Corresponsabilità dei laici nella Chiesa | Documenti | Il Regno

Corresponsabilità dei laici nella Chiesa … guardarsi
dal rischio del clericalismo 
Conferenza Episcopale Canadese CCCB  CECC

Documenti, 11/2017, 01/06/2017, pag. 358

Commissione episcopale per la dottrina della Conferenza canadese dei vescovi cattolici

Conferenza canadese dei vescovi cattolici

«Qual è, allora, la responsabilità del cristiano? È rispondere all’amore di Dio, dato per la salvezza del mondo. Attraverso il battesimo, ogni cristiano riceve una speciale dignità e un’alta missione: portare la buona novella di Gesù Cristo al mondo». È stata pubblicata il 23 settembre 2016 la lettera La corresponsabilità dei laici nella Chiesa e nel mondo, frutto del lavoro della Commissione episcopale per la dottrina della Conferenza canadese dei vescovi cattolici e dedicata al ruolo e alla responsabilità dei laici cristiani, nella Chiesa e nelle varie dimensioni della vita sociale e politica in cui sono inseriti.
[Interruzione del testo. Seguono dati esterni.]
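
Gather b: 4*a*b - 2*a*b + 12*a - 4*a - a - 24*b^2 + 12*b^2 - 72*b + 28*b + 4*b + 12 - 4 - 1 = 7*a - 12*b^2 + b*(2*a - 40) + 7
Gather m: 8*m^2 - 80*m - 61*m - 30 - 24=8*m^2 - 141*m - 54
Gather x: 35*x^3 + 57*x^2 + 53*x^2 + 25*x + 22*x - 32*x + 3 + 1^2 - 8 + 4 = 35*x^3 + 110*x^2 + 15*x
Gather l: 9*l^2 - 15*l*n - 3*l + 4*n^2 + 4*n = 9*l^2 + l*(-15*n - 3) + 4*n^2 + 4*n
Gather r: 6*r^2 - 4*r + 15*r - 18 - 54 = 6*r^2 + 11*r - 72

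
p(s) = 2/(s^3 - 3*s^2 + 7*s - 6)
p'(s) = 2*(-3*s^2 + 6*s - 7)/(s^3 - 3*s^2 + 7*s - 6)^2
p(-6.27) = -0.00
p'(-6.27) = -0.00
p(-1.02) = -0.12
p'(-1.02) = -0.11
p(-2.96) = -0.03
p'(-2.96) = -0.02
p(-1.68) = -0.06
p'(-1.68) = -0.05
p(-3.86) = -0.01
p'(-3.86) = -0.01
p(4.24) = 0.04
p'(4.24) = -0.03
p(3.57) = 0.08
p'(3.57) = -0.07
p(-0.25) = -0.25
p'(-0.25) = -0.27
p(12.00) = 0.00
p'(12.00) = 0.00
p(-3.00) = -0.02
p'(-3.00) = -0.02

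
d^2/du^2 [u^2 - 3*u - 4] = 2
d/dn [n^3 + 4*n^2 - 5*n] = 3*n^2 + 8*n - 5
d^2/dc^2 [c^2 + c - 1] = 2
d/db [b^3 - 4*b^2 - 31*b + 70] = 3*b^2 - 8*b - 31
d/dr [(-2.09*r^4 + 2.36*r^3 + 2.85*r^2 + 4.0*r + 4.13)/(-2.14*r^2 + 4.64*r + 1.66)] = (8.9452*r^5 - 34.1432*r^4 + 8.0232*r^3 + 33.5368*r^2 + 27.1384*r - 12.5232)/(4.5796*r^4 - 19.8592*r^3 + 14.4248*r^2 + 15.4048*r + 2.7556)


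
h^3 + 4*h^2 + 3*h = h*(h + 1)*(h + 3)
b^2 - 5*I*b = b*(b - 5*I)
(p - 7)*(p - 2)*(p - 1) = p^3 - 10*p^2 + 23*p - 14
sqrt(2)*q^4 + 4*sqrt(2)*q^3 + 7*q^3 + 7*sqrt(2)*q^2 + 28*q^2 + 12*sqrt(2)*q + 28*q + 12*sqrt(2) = (q + 2)^2*(q + 3*sqrt(2))*(sqrt(2)*q + 1)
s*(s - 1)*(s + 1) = s^3 - s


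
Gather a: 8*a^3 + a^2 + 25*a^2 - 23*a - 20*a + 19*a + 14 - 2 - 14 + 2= 8*a^3 + 26*a^2 - 24*a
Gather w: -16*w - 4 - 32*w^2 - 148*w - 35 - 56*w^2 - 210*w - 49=-88*w^2 - 374*w - 88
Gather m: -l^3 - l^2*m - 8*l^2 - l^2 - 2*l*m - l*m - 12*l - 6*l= -l^3 - 9*l^2 - 18*l + m*(-l^2 - 3*l)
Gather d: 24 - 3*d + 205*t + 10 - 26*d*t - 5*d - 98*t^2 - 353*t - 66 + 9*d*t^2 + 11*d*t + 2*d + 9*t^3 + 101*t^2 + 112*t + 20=d*(9*t^2 - 15*t - 6) + 9*t^3 + 3*t^2 - 36*t - 12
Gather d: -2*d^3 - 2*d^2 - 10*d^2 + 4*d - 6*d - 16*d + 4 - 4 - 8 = -2*d^3 - 12*d^2 - 18*d - 8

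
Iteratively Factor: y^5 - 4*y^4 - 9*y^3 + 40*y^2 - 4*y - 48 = (y - 2)*(y^4 - 2*y^3 - 13*y^2 + 14*y + 24) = (y - 2)*(y + 1)*(y^3 - 3*y^2 - 10*y + 24) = (y - 2)^2*(y + 1)*(y^2 - y - 12) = (y - 2)^2*(y + 1)*(y + 3)*(y - 4)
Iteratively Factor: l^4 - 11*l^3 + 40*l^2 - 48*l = (l)*(l^3 - 11*l^2 + 40*l - 48) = l*(l - 4)*(l^2 - 7*l + 12) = l*(l - 4)*(l - 3)*(l - 4)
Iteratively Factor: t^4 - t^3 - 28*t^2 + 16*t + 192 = (t - 4)*(t^3 + 3*t^2 - 16*t - 48) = (t - 4)*(t + 4)*(t^2 - t - 12) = (t - 4)^2*(t + 4)*(t + 3)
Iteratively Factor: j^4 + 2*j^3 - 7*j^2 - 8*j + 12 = (j - 1)*(j^3 + 3*j^2 - 4*j - 12) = (j - 1)*(j + 3)*(j^2 - 4) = (j - 2)*(j - 1)*(j + 3)*(j + 2)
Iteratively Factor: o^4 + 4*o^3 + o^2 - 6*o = (o)*(o^3 + 4*o^2 + o - 6) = o*(o + 2)*(o^2 + 2*o - 3) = o*(o + 2)*(o + 3)*(o - 1)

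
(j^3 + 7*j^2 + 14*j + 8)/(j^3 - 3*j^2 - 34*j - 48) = (j^2 + 5*j + 4)/(j^2 - 5*j - 24)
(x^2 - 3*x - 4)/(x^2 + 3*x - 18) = (x^2 - 3*x - 4)/(x^2 + 3*x - 18)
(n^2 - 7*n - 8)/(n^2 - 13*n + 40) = (n + 1)/(n - 5)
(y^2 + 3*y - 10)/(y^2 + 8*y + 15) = (y - 2)/(y + 3)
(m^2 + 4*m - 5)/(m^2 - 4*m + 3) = (m + 5)/(m - 3)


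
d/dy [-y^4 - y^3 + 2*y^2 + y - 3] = -4*y^3 - 3*y^2 + 4*y + 1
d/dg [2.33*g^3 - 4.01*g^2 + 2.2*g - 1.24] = 6.99*g^2 - 8.02*g + 2.2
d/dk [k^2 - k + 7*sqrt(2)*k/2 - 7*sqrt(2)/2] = 2*k - 1 + 7*sqrt(2)/2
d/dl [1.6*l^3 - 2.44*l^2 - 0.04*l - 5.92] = 4.8*l^2 - 4.88*l - 0.04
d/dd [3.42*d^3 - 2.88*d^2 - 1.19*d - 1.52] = 10.26*d^2 - 5.76*d - 1.19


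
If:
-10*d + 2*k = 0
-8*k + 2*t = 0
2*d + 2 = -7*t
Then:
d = -1/71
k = -5/71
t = -20/71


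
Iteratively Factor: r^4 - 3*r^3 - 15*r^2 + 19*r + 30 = (r + 3)*(r^3 - 6*r^2 + 3*r + 10) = (r - 5)*(r + 3)*(r^2 - r - 2) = (r - 5)*(r + 1)*(r + 3)*(r - 2)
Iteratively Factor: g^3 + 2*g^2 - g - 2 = (g + 2)*(g^2 - 1) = (g - 1)*(g + 2)*(g + 1)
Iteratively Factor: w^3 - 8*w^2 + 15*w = (w)*(w^2 - 8*w + 15) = w*(w - 5)*(w - 3)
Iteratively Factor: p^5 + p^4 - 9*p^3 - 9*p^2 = (p + 3)*(p^4 - 2*p^3 - 3*p^2) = (p - 3)*(p + 3)*(p^3 + p^2) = (p - 3)*(p + 1)*(p + 3)*(p^2) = p*(p - 3)*(p + 1)*(p + 3)*(p)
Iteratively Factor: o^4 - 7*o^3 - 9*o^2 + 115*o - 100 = (o - 5)*(o^3 - 2*o^2 - 19*o + 20) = (o - 5)*(o - 1)*(o^2 - o - 20) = (o - 5)^2*(o - 1)*(o + 4)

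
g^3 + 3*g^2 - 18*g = g*(g - 3)*(g + 6)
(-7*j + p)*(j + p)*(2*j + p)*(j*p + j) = -14*j^4*p - 14*j^4 - 19*j^3*p^2 - 19*j^3*p - 4*j^2*p^3 - 4*j^2*p^2 + j*p^4 + j*p^3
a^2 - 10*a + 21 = (a - 7)*(a - 3)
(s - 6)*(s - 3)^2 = s^3 - 12*s^2 + 45*s - 54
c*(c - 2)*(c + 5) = c^3 + 3*c^2 - 10*c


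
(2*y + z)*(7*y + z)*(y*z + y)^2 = 14*y^4*z^2 + 28*y^4*z + 14*y^4 + 9*y^3*z^3 + 18*y^3*z^2 + 9*y^3*z + y^2*z^4 + 2*y^2*z^3 + y^2*z^2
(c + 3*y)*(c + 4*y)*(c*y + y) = c^3*y + 7*c^2*y^2 + c^2*y + 12*c*y^3 + 7*c*y^2 + 12*y^3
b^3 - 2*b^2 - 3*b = b*(b - 3)*(b + 1)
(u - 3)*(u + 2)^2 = u^3 + u^2 - 8*u - 12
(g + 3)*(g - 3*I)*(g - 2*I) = g^3 + 3*g^2 - 5*I*g^2 - 6*g - 15*I*g - 18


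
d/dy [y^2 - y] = 2*y - 1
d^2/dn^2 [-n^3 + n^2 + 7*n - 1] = 2 - 6*n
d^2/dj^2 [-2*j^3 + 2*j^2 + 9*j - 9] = 4 - 12*j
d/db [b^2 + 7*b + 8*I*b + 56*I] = 2*b + 7 + 8*I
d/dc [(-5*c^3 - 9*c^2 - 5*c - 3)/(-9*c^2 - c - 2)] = (45*c^4 + 10*c^3 - 6*c^2 - 18*c + 7)/(81*c^4 + 18*c^3 + 37*c^2 + 4*c + 4)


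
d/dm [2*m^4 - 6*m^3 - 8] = m^2*(8*m - 18)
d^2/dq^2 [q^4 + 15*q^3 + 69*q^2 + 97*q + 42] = 12*q^2 + 90*q + 138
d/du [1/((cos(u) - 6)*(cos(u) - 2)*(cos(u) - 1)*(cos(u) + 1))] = 2*(2*cos(u)^3 - 12*cos(u)^2 + 11*cos(u) + 4)/((cos(u) - 6)^2*(cos(u) - 2)^2*sin(u)^3)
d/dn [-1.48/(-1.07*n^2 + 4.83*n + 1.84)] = (7.1484 - 3.1672*n)/(-1.07*n^2 + 4.83*n + 1.84)^2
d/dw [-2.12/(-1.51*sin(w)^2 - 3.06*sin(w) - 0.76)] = -(6.4024*sin(w) + 6.4872)*cos(w)/(1.51*sin(w)^2 + 3.06*sin(w) + 0.76)^2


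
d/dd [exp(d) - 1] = exp(d)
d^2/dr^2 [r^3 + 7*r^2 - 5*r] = 6*r + 14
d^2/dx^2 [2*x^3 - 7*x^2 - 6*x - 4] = 12*x - 14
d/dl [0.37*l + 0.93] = 0.370000000000000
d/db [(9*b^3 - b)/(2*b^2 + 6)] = (9*b^4 + 82*b^2 - 3)/(2*(b^4 + 6*b^2 + 9))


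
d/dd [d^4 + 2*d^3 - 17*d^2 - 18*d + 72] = 4*d^3 + 6*d^2 - 34*d - 18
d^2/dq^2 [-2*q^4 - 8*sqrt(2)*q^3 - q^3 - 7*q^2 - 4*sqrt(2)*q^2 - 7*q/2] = -24*q^2 - 48*sqrt(2)*q - 6*q - 14 - 8*sqrt(2)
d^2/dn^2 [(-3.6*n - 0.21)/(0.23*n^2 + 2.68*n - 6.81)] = (-(0.46*n + 2.68)*(0.92*n + 5.36)*(3.6*n + 0.21) + (4.968*n + 19.3926)*(0.23*n^2 + 2.68*n - 6.81))/(0.23*n^2 + 2.68*n - 6.81)^3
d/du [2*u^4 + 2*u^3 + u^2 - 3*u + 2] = 8*u^3 + 6*u^2 + 2*u - 3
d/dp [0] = 0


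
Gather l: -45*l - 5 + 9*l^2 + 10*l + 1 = 9*l^2 - 35*l - 4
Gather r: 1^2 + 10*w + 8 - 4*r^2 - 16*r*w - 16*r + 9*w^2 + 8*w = -4*r^2 + r*(-16*w - 16) + 9*w^2 + 18*w + 9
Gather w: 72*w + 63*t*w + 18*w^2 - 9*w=18*w^2 + w*(63*t + 63)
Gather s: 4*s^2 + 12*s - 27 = 4*s^2 + 12*s - 27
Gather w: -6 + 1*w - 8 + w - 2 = 2*w - 16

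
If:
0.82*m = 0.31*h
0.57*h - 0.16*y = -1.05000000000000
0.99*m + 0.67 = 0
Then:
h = -1.79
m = -0.68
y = 0.19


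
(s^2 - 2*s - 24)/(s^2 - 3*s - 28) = (s - 6)/(s - 7)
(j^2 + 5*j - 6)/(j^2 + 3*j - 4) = (j + 6)/(j + 4)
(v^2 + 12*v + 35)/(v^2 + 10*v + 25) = (v + 7)/(v + 5)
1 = 1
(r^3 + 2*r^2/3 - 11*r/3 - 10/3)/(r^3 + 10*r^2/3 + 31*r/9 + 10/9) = 3*(r - 2)/(3*r + 2)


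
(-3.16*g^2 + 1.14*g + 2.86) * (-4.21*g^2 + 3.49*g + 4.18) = 13.3036*g^4 - 15.8278*g^3 - 21.2708*g^2 + 14.7466*g + 11.9548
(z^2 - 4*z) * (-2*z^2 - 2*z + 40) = -2*z^4 + 6*z^3 + 48*z^2 - 160*z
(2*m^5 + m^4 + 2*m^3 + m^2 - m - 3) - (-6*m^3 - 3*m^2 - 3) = 2*m^5 + m^4 + 8*m^3 + 4*m^2 - m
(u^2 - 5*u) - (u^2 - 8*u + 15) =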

Il documento, suddiviso in 19 paragrafi, pone alla base della responsabilità laicale il sacramento del battesimo, affermando, sulla scorta di Benedetto XVI, che i battezzati non devono sentirsi «come “collaboratori” del clero, ma come persone realmente “corresponsabili” dell’essere e dell’agire della Chiesa». Per questo, affermano i vescovi canadesi, occorre guardarsi dal rischio del clericalismo, come ha più volte denunciato papa Francesco, preservando la dignità propria di ogni vocazione. «La corresponsabilità che clero, religiosi e laici condividono in virtù del loro battesimo resta una mera teoria se ogni persona non coltiva un rapporto con Cristo e quindi non vive di fede», concludono. «Tutti i membri del corpo di Cristo si assumano insieme la responsabilità di portare Cristo, l’unico salvatore, al mondo, in uno spirito di famiglia, amicizia e comunione».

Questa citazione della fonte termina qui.